Thing s’était assoupi sur le ventre d’Enid, lui apportant à sa manière un peu de réconfort. Tandis qu’elle observait les deux êtres, elle se replongea dans les événements de la veille.
« Qu’est-ce que vous venez de lui administrer ? », cingla-t-elle avec une voix glaciale et menaçante.
Isadora recouvrit entièrement le corps d’Enid avec un geste tendre.
« Je n’ai pas eu le choix. », souffla-t-elle.
La main de la rousse arrangea doucement les mèches blondes. Wednesday observait, en silence. Elle devait gérer une émotion inédite : la peur pour quelqu’un d’autre qu’un membre de sa famille. Ce soir, elle avait des milliers de raisons d’avoir peur en temps normal, pourtant, c’est bien cette émotion qui venait lui tordre les boyaux. Elle sentait une main glacée attraper ses entrailles et les serrer le plus fort possible.
Elle s’approcha, toujours hypnotisée par Enid. Elle s’accroupit. Isadora fit un pas de côté, étonnée du comportement de Wednesday. La brune ajusta le vêtement sur l’épaule dénudée de sa colocataire et elle murmura : « Tu n’es pas seule, je serai là. »
Cette scène se rejouait à de multiples reprises dans son esprit. La même émotion qui jouait dans son corps. Désagréable, horrible, mortelle. Avoir peur pour quelqu’un était une faiblesse. Une énorme pour Wednesday.
La porte s’ouvrit doucement après un petit toc toc formel. La professeure Capri entra silencieusement.
« Comment va-t-elle ? »
« Bien. Elle respire et son cœur bat. Sa température s’est stabilisée. »
« Wednesday, je dois signaler cela à sa meute. »
La brune se tourna, les yeux plus perçants qu’une lance.
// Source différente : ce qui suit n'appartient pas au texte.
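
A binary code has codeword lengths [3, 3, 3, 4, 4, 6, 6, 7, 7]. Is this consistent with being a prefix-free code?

Kraft inequality: Σ 2^(-l_i) ≤ 1 for prefix-free code
Calculating: 2^(-3) + 2^(-3) + 2^(-3) + 2^(-4) + 2^(-4) + 2^(-6) + 2^(-6) + 2^(-7) + 2^(-7)
= 0.125 + 0.125 + 0.125 + 0.0625 + 0.0625 + 0.015625 + 0.015625 + 0.0078125 + 0.0078125
= 0.5469
Since 0.5469 ≤ 1, prefix-free code exists


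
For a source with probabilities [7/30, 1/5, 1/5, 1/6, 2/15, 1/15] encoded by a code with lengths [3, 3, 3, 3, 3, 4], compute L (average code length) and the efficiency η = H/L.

Average length L = Σ p_i × l_i = 3.0667 bits
Entropy H = 2.4975 bits
Efficiency η = H/L × 100% = 81.44%


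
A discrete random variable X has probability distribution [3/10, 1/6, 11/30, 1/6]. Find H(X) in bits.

H(X) = -Σ p(x) log₂ p(x)
  -3/10 × log₂(3/10) = 0.5211
  -1/6 × log₂(1/6) = 0.4308
  -11/30 × log₂(11/30) = 0.5307
  -1/6 × log₂(1/6) = 0.4308
H(X) = 1.9135 bits


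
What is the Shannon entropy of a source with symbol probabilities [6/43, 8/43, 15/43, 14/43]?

H(X) = -Σ p(x) log₂ p(x)
  -6/43 × log₂(6/43) = 0.3965
  -8/43 × log₂(8/43) = 0.4514
  -15/43 × log₂(15/43) = 0.5300
  -14/43 × log₂(14/43) = 0.5271
H(X) = 1.9050 bits


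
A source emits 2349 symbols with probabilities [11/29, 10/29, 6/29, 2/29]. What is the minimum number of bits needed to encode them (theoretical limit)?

Entropy H = 1.7965 bits/symbol
Minimum bits = H × n = 1.7965 × 2349
= 4219.99 bits


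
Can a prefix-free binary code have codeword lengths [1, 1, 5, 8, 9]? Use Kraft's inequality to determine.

Kraft inequality: Σ 2^(-l_i) ≤ 1 for prefix-free code
Calculating: 2^(-1) + 2^(-1) + 2^(-5) + 2^(-8) + 2^(-9)
= 0.5 + 0.5 + 0.03125 + 0.00390625 + 0.001953125
= 1.0371
Since 1.0371 > 1, prefix-free code does not exist


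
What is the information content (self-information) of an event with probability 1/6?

Information content I(x) = -log₂(p(x))
I = -log₂(1/6) = -log₂(0.1667)
I = 2.5850 bits


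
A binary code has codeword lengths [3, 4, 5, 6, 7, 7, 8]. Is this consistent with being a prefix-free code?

Kraft inequality: Σ 2^(-l_i) ≤ 1 for prefix-free code
Calculating: 2^(-3) + 2^(-4) + 2^(-5) + 2^(-6) + 2^(-7) + 2^(-7) + 2^(-8)
= 0.125 + 0.0625 + 0.03125 + 0.015625 + 0.0078125 + 0.0078125 + 0.00390625
= 0.2539
Since 0.2539 ≤ 1, prefix-free code exists


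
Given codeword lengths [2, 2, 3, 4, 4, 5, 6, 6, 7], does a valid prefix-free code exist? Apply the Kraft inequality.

Kraft inequality: Σ 2^(-l_i) ≤ 1 for prefix-free code
Calculating: 2^(-2) + 2^(-2) + 2^(-3) + 2^(-4) + 2^(-4) + 2^(-5) + 2^(-6) + 2^(-6) + 2^(-7)
= 0.25 + 0.25 + 0.125 + 0.0625 + 0.0625 + 0.03125 + 0.015625 + 0.015625 + 0.0078125
= 0.8203
Since 0.8203 ≤ 1, prefix-free code exists


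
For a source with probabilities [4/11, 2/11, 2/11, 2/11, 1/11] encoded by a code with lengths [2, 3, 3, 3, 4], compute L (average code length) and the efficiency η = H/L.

Average length L = Σ p_i × l_i = 2.7273 bits
Entropy H = 2.1867 bits
Efficiency η = H/L × 100% = 80.18%


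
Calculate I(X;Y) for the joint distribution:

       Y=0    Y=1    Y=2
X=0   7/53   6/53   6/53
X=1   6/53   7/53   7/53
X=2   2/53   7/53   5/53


H(X) = 1.5684, H(Y) = 1.5751, H(X,Y) = 3.1101
I(X;Y) = H(X) + H(Y) - H(X,Y) = 0.0334 bits


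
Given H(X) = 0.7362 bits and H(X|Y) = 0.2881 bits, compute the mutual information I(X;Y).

I(X;Y) = H(X) - H(X|Y)
I(X;Y) = 0.7362 - 0.2881 = 0.4481 bits


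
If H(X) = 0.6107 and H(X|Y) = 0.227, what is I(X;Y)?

I(X;Y) = H(X) - H(X|Y)
I(X;Y) = 0.6107 - 0.227 = 0.3837 bits


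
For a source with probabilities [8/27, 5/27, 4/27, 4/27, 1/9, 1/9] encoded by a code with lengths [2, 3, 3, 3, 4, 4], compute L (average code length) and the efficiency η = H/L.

Average length L = Σ p_i × l_i = 2.9259 bits
Entropy H = 2.4912 bits
Efficiency η = H/L × 100% = 85.14%


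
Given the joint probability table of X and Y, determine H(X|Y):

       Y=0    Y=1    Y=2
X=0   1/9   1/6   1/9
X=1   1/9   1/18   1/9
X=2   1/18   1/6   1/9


H(X|Y) = Σ_y p(y) H(X|Y=y)
  p(Y=0) = 5/18, H(X|Y=0) = 1.5219
  p(Y=1) = 7/18, H(X|Y=1) = 1.4488
  p(Y=2) = 1/3, H(X|Y=2) = 1.5850
H(X|Y) = 0.2778×1.5219 + 0.3889×1.4488 + 0.3333×1.5850 = 1.5145 bits


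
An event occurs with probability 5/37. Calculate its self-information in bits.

Information content I(x) = -log₂(p(x))
I = -log₂(5/37) = -log₂(0.1351)
I = 2.8875 bits


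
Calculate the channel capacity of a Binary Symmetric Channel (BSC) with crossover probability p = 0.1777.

For BSC with error probability p:
C = 1 - H(p) where H(p) is binary entropy
H(0.1777) = -0.1777 × log₂(0.1777) - 0.8223 × log₂(0.8223)
H(p) = 0.6750
C = 1 - 0.6750 = 0.3250 bits/use


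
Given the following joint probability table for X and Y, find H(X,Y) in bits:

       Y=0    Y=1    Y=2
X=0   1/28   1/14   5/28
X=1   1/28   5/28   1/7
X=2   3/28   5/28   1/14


H(X,Y) = -Σ p(x,y) log₂ p(x,y)
  p(0,0)=1/28: -0.0357 × log₂(0.0357) = 0.1717
  p(0,1)=1/14: -0.0714 × log₂(0.0714) = 0.2720
  p(0,2)=5/28: -0.1786 × log₂(0.1786) = 0.4438
  p(1,0)=1/28: -0.0357 × log₂(0.0357) = 0.1717
  p(1,1)=5/28: -0.1786 × log₂(0.1786) = 0.4438
  p(1,2)=1/7: -0.1429 × log₂(0.1429) = 0.4011
  p(2,0)=3/28: -0.1071 × log₂(0.1071) = 0.3453
  p(2,1)=5/28: -0.1786 × log₂(0.1786) = 0.4438
  p(2,2)=1/14: -0.0714 × log₂(0.0714) = 0.2720
H(X,Y) = 2.9651 bits


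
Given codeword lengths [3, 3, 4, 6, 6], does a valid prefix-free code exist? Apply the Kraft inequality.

Kraft inequality: Σ 2^(-l_i) ≤ 1 for prefix-free code
Calculating: 2^(-3) + 2^(-3) + 2^(-4) + 2^(-6) + 2^(-6)
= 0.125 + 0.125 + 0.0625 + 0.015625 + 0.015625
= 0.3438
Since 0.3438 ≤ 1, prefix-free code exists


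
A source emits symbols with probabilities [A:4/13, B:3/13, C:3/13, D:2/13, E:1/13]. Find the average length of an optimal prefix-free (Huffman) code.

Huffman tree construction:
Combine smallest probabilities repeatedly
Resulting codes:
  A: 11 (length 2)
  B: 00 (length 2)
  C: 01 (length 2)
  D: 101 (length 3)
  E: 100 (length 3)
Average length = Σ p(s) × length(s) = 2.2308 bits


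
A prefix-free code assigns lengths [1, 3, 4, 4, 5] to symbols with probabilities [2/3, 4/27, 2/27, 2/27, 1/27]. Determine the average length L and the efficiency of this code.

Average length L = Σ p_i × l_i = 1.8889 bits
Entropy H = 1.5305 bits
Efficiency η = H/L × 100% = 81.03%


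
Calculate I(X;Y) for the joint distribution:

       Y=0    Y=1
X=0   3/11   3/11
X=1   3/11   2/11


H(X) = 0.9940, H(Y) = 0.9940, H(X,Y) = 1.9808
I(X;Y) = H(X) + H(Y) - H(X,Y) = 0.0072 bits


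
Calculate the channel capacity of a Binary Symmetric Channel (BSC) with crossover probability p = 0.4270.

For BSC with error probability p:
C = 1 - H(p) where H(p) is binary entropy
H(0.4270) = -0.4270 × log₂(0.4270) - 0.5730 × log₂(0.5730)
H(p) = 0.9846
C = 1 - 0.9846 = 0.0154 bits/use


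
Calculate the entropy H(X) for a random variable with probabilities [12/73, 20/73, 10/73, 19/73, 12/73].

H(X) = -Σ p(x) log₂ p(x)
  -12/73 × log₂(12/73) = 0.4282
  -20/73 × log₂(20/73) = 0.5118
  -10/73 × log₂(10/73) = 0.3929
  -19/73 × log₂(19/73) = 0.5054
  -12/73 × log₂(12/73) = 0.4282
H(X) = 2.2664 bits


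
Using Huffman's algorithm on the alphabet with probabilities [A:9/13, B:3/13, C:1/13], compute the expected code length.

Huffman tree construction:
Combine smallest probabilities repeatedly
Resulting codes:
  A: 1 (length 1)
  B: 01 (length 2)
  C: 00 (length 2)
Average length = Σ p(s) × length(s) = 1.3077 bits


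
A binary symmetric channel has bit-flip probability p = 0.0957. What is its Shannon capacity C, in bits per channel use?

For BSC with error probability p:
C = 1 - H(p) where H(p) is binary entropy
H(0.0957) = -0.0957 × log₂(0.0957) - 0.9043 × log₂(0.9043)
H(p) = 0.4552
C = 1 - 0.4552 = 0.5448 bits/use


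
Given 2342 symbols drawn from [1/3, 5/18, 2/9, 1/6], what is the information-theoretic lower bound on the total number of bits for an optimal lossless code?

Entropy H = 1.9547 bits/symbol
Minimum bits = H × n = 1.9547 × 2342
= 4577.87 bits


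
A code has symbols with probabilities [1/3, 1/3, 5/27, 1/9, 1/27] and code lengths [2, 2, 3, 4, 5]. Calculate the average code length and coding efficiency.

Average length L = Σ p_i × l_i = 2.5185 bits
Entropy H = 2.0355 bits
Efficiency η = H/L × 100% = 80.82%


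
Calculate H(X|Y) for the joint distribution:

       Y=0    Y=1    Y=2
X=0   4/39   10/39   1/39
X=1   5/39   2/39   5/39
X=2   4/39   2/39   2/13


H(X|Y) = Σ_y p(y) H(X|Y=y)
  p(Y=0) = 1/3, H(X|Y=0) = 1.5766
  p(Y=1) = 14/39, H(X|Y=1) = 1.1488
  p(Y=2) = 4/13, H(X|Y=2) = 1.3250
H(X|Y) = 0.3333×1.5766 + 0.3590×1.1488 + 0.3077×1.3250 = 1.3456 bits


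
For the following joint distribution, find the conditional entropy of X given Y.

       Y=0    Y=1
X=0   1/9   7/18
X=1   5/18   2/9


H(X|Y) = Σ_y p(y) H(X|Y=y)
  p(Y=0) = 7/18, H(X|Y=0) = 0.8631
  p(Y=1) = 11/18, H(X|Y=1) = 0.9457
H(X|Y) = 0.3889×0.8631 + 0.6111×0.9457 = 0.9136 bits


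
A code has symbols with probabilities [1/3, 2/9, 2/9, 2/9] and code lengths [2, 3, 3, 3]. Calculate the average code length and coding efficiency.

Average length L = Σ p_i × l_i = 2.6667 bits
Entropy H = 1.9749 bits
Efficiency η = H/L × 100% = 74.06%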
« Avez-vous vu la réaction que vous avez provoquée cette nuit lorsque vous avez mentionné sa meute ? »
« Elle ne contrôle pas son loup. »
« Je l’aiderai. Mieux que vous et vos méthodes triviales. », dit-elle en pivotant à nouveau vers la blonde.
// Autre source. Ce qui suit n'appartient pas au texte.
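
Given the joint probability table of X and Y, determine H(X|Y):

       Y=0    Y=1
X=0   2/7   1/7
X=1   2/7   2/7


H(X|Y) = Σ_y p(y) H(X|Y=y)
  p(Y=0) = 4/7, H(X|Y=0) = 1.0000
  p(Y=1) = 3/7, H(X|Y=1) = 0.9183
H(X|Y) = 0.5714×1.0000 + 0.4286×0.9183 = 0.9650 bits


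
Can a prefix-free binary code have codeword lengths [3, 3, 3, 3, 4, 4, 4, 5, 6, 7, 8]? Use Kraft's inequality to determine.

Kraft inequality: Σ 2^(-l_i) ≤ 1 for prefix-free code
Calculating: 2^(-3) + 2^(-3) + 2^(-3) + 2^(-3) + 2^(-4) + 2^(-4) + 2^(-4) + 2^(-5) + 2^(-6) + 2^(-7) + 2^(-8)
= 0.125 + 0.125 + 0.125 + 0.125 + 0.0625 + 0.0625 + 0.0625 + 0.03125 + 0.015625 + 0.0078125 + 0.00390625
= 0.7461
Since 0.7461 ≤ 1, prefix-free code exists


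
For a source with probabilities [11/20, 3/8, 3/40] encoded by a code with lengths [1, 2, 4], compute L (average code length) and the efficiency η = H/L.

Average length L = Σ p_i × l_i = 1.6000 bits
Entropy H = 1.2853 bits
Efficiency η = H/L × 100% = 80.33%


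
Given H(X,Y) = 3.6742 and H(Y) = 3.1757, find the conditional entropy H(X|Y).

Chain rule: H(X,Y) = H(X|Y) + H(Y)
H(X|Y) = H(X,Y) - H(Y) = 3.6742 - 3.1757 = 0.4985 bits


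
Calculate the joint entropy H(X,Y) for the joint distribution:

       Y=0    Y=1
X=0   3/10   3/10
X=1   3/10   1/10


H(X,Y) = -Σ p(x,y) log₂ p(x,y)
  p(0,0)=3/10: -0.3000 × log₂(0.3000) = 0.5211
  p(0,1)=3/10: -0.3000 × log₂(0.3000) = 0.5211
  p(1,0)=3/10: -0.3000 × log₂(0.3000) = 0.5211
  p(1,1)=1/10: -0.1000 × log₂(0.1000) = 0.3322
H(X,Y) = 1.8955 bits


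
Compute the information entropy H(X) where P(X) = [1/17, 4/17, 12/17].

H(X) = -Σ p(x) log₂ p(x)
  -1/17 × log₂(1/17) = 0.2404
  -4/17 × log₂(4/17) = 0.4912
  -12/17 × log₂(12/17) = 0.3547
H(X) = 1.0863 bits


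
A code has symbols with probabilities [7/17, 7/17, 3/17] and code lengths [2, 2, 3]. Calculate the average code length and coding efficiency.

Average length L = Σ p_i × l_i = 2.1765 bits
Entropy H = 1.4958 bits
Efficiency η = H/L × 100% = 68.73%


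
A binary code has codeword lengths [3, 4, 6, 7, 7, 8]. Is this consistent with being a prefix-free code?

Kraft inequality: Σ 2^(-l_i) ≤ 1 for prefix-free code
Calculating: 2^(-3) + 2^(-4) + 2^(-6) + 2^(-7) + 2^(-7) + 2^(-8)
= 0.125 + 0.0625 + 0.015625 + 0.0078125 + 0.0078125 + 0.00390625
= 0.2227
Since 0.2227 ≤ 1, prefix-free code exists


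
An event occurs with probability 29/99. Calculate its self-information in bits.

Information content I(x) = -log₂(p(x))
I = -log₂(29/99) = -log₂(0.2929)
I = 1.7714 bits


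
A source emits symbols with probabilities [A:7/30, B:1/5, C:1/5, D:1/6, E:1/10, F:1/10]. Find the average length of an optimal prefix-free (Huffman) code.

Huffman tree construction:
Combine smallest probabilities repeatedly
Resulting codes:
  A: 10 (length 2)
  B: 111 (length 3)
  C: 00 (length 2)
  D: 110 (length 3)
  E: 010 (length 3)
  F: 011 (length 3)
Average length = Σ p(s) × length(s) = 2.5667 bits


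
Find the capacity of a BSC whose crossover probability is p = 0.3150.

For BSC with error probability p:
C = 1 - H(p) where H(p) is binary entropy
H(0.3150) = -0.3150 × log₂(0.3150) - 0.6850 × log₂(0.6850)
H(p) = 0.8989
C = 1 - 0.8989 = 0.1011 bits/use


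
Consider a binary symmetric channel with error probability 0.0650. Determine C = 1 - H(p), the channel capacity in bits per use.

For BSC with error probability p:
C = 1 - H(p) where H(p) is binary entropy
H(0.0650) = -0.0650 × log₂(0.0650) - 0.9350 × log₂(0.9350)
H(p) = 0.3470
C = 1 - 0.3470 = 0.6530 bits/use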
« Ce n’est pas la question. Je préviendrai sa famille et… »
Elle hésita à dire la suite. Pourtant, Wednesday comprit bien vite.
« Il est hors de question de la chasser de l’école. Elle se sentira encore plus rejetée et vous en êtes consciente. »
« Elle est un danger… Tu l’as vue hier soir, elle allait te tuer. »
« Et j’en aurais été ravie, mais cela ne s’est pas fait, car elle a su se contrôler. »
« Pendant un temps ! »
Le silence qui s’en suivit était aussi glacial que l’hiver.
« Bien. Faites comme bon vous semble. Je reste avec elle. »
Un soupir de désespoir franchit les lèvres de la rousse. Elle ouvrit la bouche pour dire quelque chose, mais se ravisa. Avant de passer la porte, Wednesday sentit qu’elle les regardait encore.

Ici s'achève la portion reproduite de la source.